Evidence of their culture has largely only remained in their burial sites called "Kurgans," as well as the language which they passed on to the people of Europe. Almost all major European languages descend from their language, the major non-Indo-European languages of Europe are Finnish, Hungarian, Estonian, and Basque.

The researchers having used ancIBD found that Yamnaya culture individuals shared genetic descent with individuals of the Afanasievo culture thousands of kilometres to the east near the Central Asian Altai mountains.

Although previous studies showed that there was a similarity in their genome but could not show a timescale, the new research shows that these individuals were capable of traveling long distances and settling in new regions within a much smaller number of generations than previously thought.

This also adds extra evidence for the theory that not only do most European languages descend from a common ancestor but also that most Iranic languages (Farsi, Pashto) and Indic languages (Hindi, Bengali, Urdu).

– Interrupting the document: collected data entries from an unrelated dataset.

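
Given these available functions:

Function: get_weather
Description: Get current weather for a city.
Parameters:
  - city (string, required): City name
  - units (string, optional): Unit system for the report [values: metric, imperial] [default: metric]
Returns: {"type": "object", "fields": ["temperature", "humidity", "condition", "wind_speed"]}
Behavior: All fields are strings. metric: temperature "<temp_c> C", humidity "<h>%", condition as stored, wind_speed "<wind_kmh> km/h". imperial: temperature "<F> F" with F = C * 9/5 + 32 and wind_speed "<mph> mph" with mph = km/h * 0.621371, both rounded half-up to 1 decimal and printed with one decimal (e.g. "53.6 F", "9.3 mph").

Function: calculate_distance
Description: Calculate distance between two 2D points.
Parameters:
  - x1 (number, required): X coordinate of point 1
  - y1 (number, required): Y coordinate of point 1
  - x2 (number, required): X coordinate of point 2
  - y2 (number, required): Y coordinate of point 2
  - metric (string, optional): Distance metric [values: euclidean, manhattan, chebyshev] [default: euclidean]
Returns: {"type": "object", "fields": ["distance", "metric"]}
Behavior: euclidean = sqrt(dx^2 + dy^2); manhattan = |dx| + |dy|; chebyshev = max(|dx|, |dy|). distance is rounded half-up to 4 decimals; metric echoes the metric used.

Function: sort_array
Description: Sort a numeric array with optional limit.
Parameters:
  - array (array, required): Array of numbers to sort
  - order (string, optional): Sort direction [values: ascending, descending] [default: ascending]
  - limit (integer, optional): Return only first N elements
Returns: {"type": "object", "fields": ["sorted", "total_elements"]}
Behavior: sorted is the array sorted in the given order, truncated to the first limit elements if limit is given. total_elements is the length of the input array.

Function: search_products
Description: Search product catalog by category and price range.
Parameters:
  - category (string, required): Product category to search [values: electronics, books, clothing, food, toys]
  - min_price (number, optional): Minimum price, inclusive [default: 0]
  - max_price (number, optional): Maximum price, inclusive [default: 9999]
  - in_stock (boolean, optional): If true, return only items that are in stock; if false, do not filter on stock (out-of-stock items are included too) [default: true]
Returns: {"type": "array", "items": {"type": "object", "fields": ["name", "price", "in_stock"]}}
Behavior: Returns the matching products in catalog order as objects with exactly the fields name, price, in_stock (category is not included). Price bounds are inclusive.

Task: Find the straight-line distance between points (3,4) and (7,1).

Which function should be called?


The task needs a function whose description is: Calculate distance between two 2D points.
calculate_distance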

The researchers also tested Yamnaya DNA segments against later settled groups in Europe and found that the spread of Yamnaya DNA into Europe coincided with the spread of the Corded Ware culture in Europe, with many Corded Ware individuals carrying Yamnaya DNA where the ancestors had previously had none.

The archaeological implications of this are wide-reaching as the ability to track distantly related individuals from the pre-historic era allows for more accurate identifications of ancient peoples and their migrations. This innovation will allow modern people to find relatives they have lost contact with even if the connections are far further than current testing has permitted.